American spikenard or Aralia racemosa (Aralia racemosa L.) is a shrub species belonging to the Araliaceae family.
From a systematic point of view it belongs to the Eukaryota Domain, Plantae Kingdom, Tracheobionta Sub-Kingdom, Spermatophyta Superdivision, Magnoliophyta Division, Magnoliopsida Class, Rosidae Subclass, Apiales Order, Apiales Family, Araliaceae Family and therefore to the Genus Aralia and to the species A. racemosa.
The terms are synonymous:
– Aralia racemosa foliose form (Vict. & Rousseau) Scoggan;
– Aralia racemosa var. foliosa Vict. & Rousseau.
The term Aralia comes from aralei, the vernacular name of the plant used by the indigenous people of Canada.
The specific racemosa epithet comes from racémus, bunch, stem: because of the flowers and fruits arranged in the raceme.
Geographical Distribution and Habitat –
The American spikenard is a plant native to North America where it grows in the forests of Canada, Quebec and New Brunswick and the United States, Minnesota and Missouri.
American spikenard is a plant with a perennial herbaceous shrub bearing that has an aromatic stem and balsamic flavor, very branched, which can reach 100-130 cm in height.
The color of this plant is dark green or reddish.
The root is fleshy and aromatic with a light brown rhizome on the outside and whitish inside.
The leaves are ovate, toothed, very large (up to 50 cm) and of medium intense green color.
The flowers are gathered in umbels located at the axils of the leaves or branches and are greenish in color, while the fruits are berries of green and dark red – purple when ripe.
Flowering is between July and August.
Aralia racemosa can be grown in the presence of fresh soil, choosing shady and sheltered positions and with a good temperature range between day and night.
The soil must be fertile, rich in organic substances and well drained.
The plant survives at temperatures between -10 and 40 ° C.
It is a plant that if it lives in open ground it must be watered occasionally in the vegetative months, roughly from April to October. If planted in pots, it is necessary to wet regularly from March to October.
As far as pruning is concerned, it does not require any particular techniques except to reduce the volume of the crown for context-related needs. Intervene during rest or after flowering, reducing the vegetation of the previous year by one third. Leave the strongest and healthiest branches.
Uses and Traditions –
Aralia racemosa is a native North American plant widely used both as an ornamental plant but also in some therapeutic applications.
Aralia roots and rhizomes are used which may contain saponins, but no toxicity. Furthermore, there have been no contraindications to normal therapeutic doses, except individual hypersensitivity, although there are no clinical studies that confirm its therapeutic efficacy.
This plant contains saponins, essential oil, resins, tannins and the fundamental active ingredients are: beta-sitosterol; araloside, a triterpene derivative of oleanolic acid.
In general, it is used as a useful remedy in two circumstances: in common or allergic rhinitis, not seasonal, triggered by air currents and in asthmatic syndromes that occur when you lie down or after your first sleep. It is also used to treat rheumatism and certain skin conditions.
In general, the Aralia could act positively for bronchi and bronchioles, gold-pharyngeal cavity, bones, cartilages, joints, respiratory tract and organs of various body districts.

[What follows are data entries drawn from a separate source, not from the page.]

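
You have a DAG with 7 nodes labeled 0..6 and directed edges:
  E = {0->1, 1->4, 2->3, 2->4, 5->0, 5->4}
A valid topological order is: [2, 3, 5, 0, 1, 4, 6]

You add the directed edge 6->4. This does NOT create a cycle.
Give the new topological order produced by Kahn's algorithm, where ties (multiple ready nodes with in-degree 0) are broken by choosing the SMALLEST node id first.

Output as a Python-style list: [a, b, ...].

Old toposort: [2, 3, 5, 0, 1, 4, 6]
Added edge: 6->4
Position of 6 (6) > position of 4 (5). Must reorder: 6 must now come before 4.
Run Kahn's algorithm (break ties by smallest node id):
  initial in-degrees: [1, 1, 0, 1, 4, 0, 0]
  ready (indeg=0): [2, 5, 6]
  pop 2: indeg[3]->0; indeg[4]->3 | ready=[3, 5, 6] | order so far=[2]
  pop 3: no out-edges | ready=[5, 6] | order so far=[2, 3]
  pop 5: indeg[0]->0; indeg[4]->2 | ready=[0, 6] | order so far=[2, 3, 5]
  pop 0: indeg[1]->0 | ready=[1, 6] | order so far=[2, 3, 5, 0]
  pop 1: indeg[4]->1 | ready=[6] | order so far=[2, 3, 5, 0, 1]
  pop 6: indeg[4]->0 | ready=[4] | order so far=[2, 3, 5, 0, 1, 6]
  pop 4: no out-edges | ready=[] | order so far=[2, 3, 5, 0, 1, 6, 4]
  Result: [2, 3, 5, 0, 1, 6, 4]

Answer: [2, 3, 5, 0, 1, 6, 4]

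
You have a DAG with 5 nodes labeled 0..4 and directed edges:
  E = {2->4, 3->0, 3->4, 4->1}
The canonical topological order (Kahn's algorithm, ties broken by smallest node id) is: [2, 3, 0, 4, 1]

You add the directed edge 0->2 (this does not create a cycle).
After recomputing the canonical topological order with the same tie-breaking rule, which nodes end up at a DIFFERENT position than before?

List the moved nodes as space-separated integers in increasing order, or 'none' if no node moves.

Answer: 0 2 3

Derivation:
Old toposort: [2, 3, 0, 4, 1]
Added edge 0->2
Recompute Kahn (smallest-id tiebreak):
  initial in-degrees: [1, 1, 1, 0, 2]
  ready (indeg=0): [3]
  pop 3: indeg[0]->0; indeg[4]->1 | ready=[0] | order so far=[3]
  pop 0: indeg[2]->0 | ready=[2] | order so far=[3, 0]
  pop 2: indeg[4]->0 | ready=[4] | order so far=[3, 0, 2]
  pop 4: indeg[1]->0 | ready=[1] | order so far=[3, 0, 2, 4]
  pop 1: no out-edges | ready=[] | order so far=[3, 0, 2, 4, 1]
New canonical toposort: [3, 0, 2, 4, 1]
Compare positions:
  Node 0: index 2 -> 1 (moved)
  Node 1: index 4 -> 4 (same)
  Node 2: index 0 -> 2 (moved)
  Node 3: index 1 -> 0 (moved)
  Node 4: index 3 -> 3 (same)
Nodes that changed position: 0 2 3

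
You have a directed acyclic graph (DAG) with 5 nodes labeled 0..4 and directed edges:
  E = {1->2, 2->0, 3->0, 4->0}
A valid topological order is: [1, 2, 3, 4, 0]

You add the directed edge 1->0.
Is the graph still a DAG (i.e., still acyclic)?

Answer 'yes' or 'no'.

Answer: yes

Derivation:
Given toposort: [1, 2, 3, 4, 0]
Position of 1: index 0; position of 0: index 4
New edge 1->0: forward
Forward edge: respects the existing order. Still a DAG, same toposort still valid.
Still a DAG? yes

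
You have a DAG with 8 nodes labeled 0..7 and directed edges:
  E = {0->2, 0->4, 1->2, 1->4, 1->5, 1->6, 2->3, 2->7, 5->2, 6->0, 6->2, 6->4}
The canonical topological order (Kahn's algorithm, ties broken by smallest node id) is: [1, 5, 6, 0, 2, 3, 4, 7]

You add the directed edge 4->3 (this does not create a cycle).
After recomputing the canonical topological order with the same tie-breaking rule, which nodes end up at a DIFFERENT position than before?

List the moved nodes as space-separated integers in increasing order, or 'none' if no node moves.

Answer: 3 4

Derivation:
Old toposort: [1, 5, 6, 0, 2, 3, 4, 7]
Added edge 4->3
Recompute Kahn (smallest-id tiebreak):
  initial in-degrees: [1, 0, 4, 2, 3, 1, 1, 1]
  ready (indeg=0): [1]
  pop 1: indeg[2]->3; indeg[4]->2; indeg[5]->0; indeg[6]->0 | ready=[5, 6] | order so far=[1]
  pop 5: indeg[2]->2 | ready=[6] | order so far=[1, 5]
  pop 6: indeg[0]->0; indeg[2]->1; indeg[4]->1 | ready=[0] | order so far=[1, 5, 6]
  pop 0: indeg[2]->0; indeg[4]->0 | ready=[2, 4] | order so far=[1, 5, 6, 0]
  pop 2: indeg[3]->1; indeg[7]->0 | ready=[4, 7] | order so far=[1, 5, 6, 0, 2]
  pop 4: indeg[3]->0 | ready=[3, 7] | order so far=[1, 5, 6, 0, 2, 4]
  pop 3: no out-edges | ready=[7] | order so far=[1, 5, 6, 0, 2, 4, 3]
  pop 7: no out-edges | ready=[] | order so far=[1, 5, 6, 0, 2, 4, 3, 7]
New canonical toposort: [1, 5, 6, 0, 2, 4, 3, 7]
Compare positions:
  Node 0: index 3 -> 3 (same)
  Node 1: index 0 -> 0 (same)
  Node 2: index 4 -> 4 (same)
  Node 3: index 5 -> 6 (moved)
  Node 4: index 6 -> 5 (moved)
  Node 5: index 1 -> 1 (same)
  Node 6: index 2 -> 2 (same)
  Node 7: index 7 -> 7 (same)
Nodes that changed position: 3 4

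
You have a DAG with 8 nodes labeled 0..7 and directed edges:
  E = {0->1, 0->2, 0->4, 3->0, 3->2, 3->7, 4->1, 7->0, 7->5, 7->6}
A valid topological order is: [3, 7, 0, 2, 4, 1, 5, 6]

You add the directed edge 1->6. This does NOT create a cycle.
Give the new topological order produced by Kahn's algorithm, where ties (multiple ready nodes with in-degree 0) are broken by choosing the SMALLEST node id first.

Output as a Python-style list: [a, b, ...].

Old toposort: [3, 7, 0, 2, 4, 1, 5, 6]
Added edge: 1->6
Position of 1 (5) < position of 6 (7). Old order still valid.
Run Kahn's algorithm (break ties by smallest node id):
  initial in-degrees: [2, 2, 2, 0, 1, 1, 2, 1]
  ready (indeg=0): [3]
  pop 3: indeg[0]->1; indeg[2]->1; indeg[7]->0 | ready=[7] | order so far=[3]
  pop 7: indeg[0]->0; indeg[5]->0; indeg[6]->1 | ready=[0, 5] | order so far=[3, 7]
  pop 0: indeg[1]->1; indeg[2]->0; indeg[4]->0 | ready=[2, 4, 5] | order so far=[3, 7, 0]
  pop 2: no out-edges | ready=[4, 5] | order so far=[3, 7, 0, 2]
  pop 4: indeg[1]->0 | ready=[1, 5] | order so far=[3, 7, 0, 2, 4]
  pop 1: indeg[6]->0 | ready=[5, 6] | order so far=[3, 7, 0, 2, 4, 1]
  pop 5: no out-edges | ready=[6] | order so far=[3, 7, 0, 2, 4, 1, 5]
  pop 6: no out-edges | ready=[] | order so far=[3, 7, 0, 2, 4, 1, 5, 6]
  Result: [3, 7, 0, 2, 4, 1, 5, 6]

Answer: [3, 7, 0, 2, 4, 1, 5, 6]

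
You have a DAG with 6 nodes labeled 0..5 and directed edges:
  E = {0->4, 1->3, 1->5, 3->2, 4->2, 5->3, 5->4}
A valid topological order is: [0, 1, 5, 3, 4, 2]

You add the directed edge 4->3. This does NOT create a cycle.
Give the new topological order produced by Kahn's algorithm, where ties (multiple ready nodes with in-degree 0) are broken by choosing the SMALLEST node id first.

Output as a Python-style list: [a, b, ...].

Answer: [0, 1, 5, 4, 3, 2]

Derivation:
Old toposort: [0, 1, 5, 3, 4, 2]
Added edge: 4->3
Position of 4 (4) > position of 3 (3). Must reorder: 4 must now come before 3.
Run Kahn's algorithm (break ties by smallest node id):
  initial in-degrees: [0, 0, 2, 3, 2, 1]
  ready (indeg=0): [0, 1]
  pop 0: indeg[4]->1 | ready=[1] | order so far=[0]
  pop 1: indeg[3]->2; indeg[5]->0 | ready=[5] | order so far=[0, 1]
  pop 5: indeg[3]->1; indeg[4]->0 | ready=[4] | order so far=[0, 1, 5]
  pop 4: indeg[2]->1; indeg[3]->0 | ready=[3] | order so far=[0, 1, 5, 4]
  pop 3: indeg[2]->0 | ready=[2] | order so far=[0, 1, 5, 4, 3]
  pop 2: no out-edges | ready=[] | order so far=[0, 1, 5, 4, 3, 2]
  Result: [0, 1, 5, 4, 3, 2]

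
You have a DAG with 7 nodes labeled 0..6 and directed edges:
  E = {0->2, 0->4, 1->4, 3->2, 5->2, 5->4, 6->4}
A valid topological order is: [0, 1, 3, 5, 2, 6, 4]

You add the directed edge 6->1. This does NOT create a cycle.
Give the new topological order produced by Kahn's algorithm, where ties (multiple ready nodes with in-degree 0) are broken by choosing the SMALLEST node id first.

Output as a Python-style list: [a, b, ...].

Old toposort: [0, 1, 3, 5, 2, 6, 4]
Added edge: 6->1
Position of 6 (5) > position of 1 (1). Must reorder: 6 must now come before 1.
Run Kahn's algorithm (break ties by smallest node id):
  initial in-degrees: [0, 1, 3, 0, 4, 0, 0]
  ready (indeg=0): [0, 3, 5, 6]
  pop 0: indeg[2]->2; indeg[4]->3 | ready=[3, 5, 6] | order so far=[0]
  pop 3: indeg[2]->1 | ready=[5, 6] | order so far=[0, 3]
  pop 5: indeg[2]->0; indeg[4]->2 | ready=[2, 6] | order so far=[0, 3, 5]
  pop 2: no out-edges | ready=[6] | order so far=[0, 3, 5, 2]
  pop 6: indeg[1]->0; indeg[4]->1 | ready=[1] | order so far=[0, 3, 5, 2, 6]
  pop 1: indeg[4]->0 | ready=[4] | order so far=[0, 3, 5, 2, 6, 1]
  pop 4: no out-edges | ready=[] | order so far=[0, 3, 5, 2, 6, 1, 4]
  Result: [0, 3, 5, 2, 6, 1, 4]

Answer: [0, 3, 5, 2, 6, 1, 4]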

It is in fact a plant with good expectorant and fluidifying power of the mucolytic phlegm and therefore indicated for phlegm, asthma, cough, cold, diseases of the respiratory system and rheumatism.
As with other plants, species rich in saponins are contraindicated in case of lipid malabsorption, deficiency of fat-soluble vitamins, celiac disease, irritation of the gastric mucosa and in the presence of open wounds.
Method of Preparation –
American spikenard is used by preparing a mother tincture using its roots.
– Acta Plantarum – Flora of the Italian Regions.
– Wikipedia, the free encyclopedia.
– Treben M., 2000. Health from the Lord’s Pharmacy, Tips and experiences with medicinal herbs, Ennsthaler Editore
– Pignatti S., 1982. Flora of Italy, Edagricole, Bologna.
– Conti F., Abbate G., Alessandrini A., Blasi C. (edited by), 2005. An annotated checklist of the Italian vascular flora, Palombi Editore.
Warning: Pharmaceutical applications and alimurgical uses are indicated for information purposes only, they do not in any way represent a medical prescription; therefore, no responsibility is accepted for their use for healing, aesthetic or food purposes.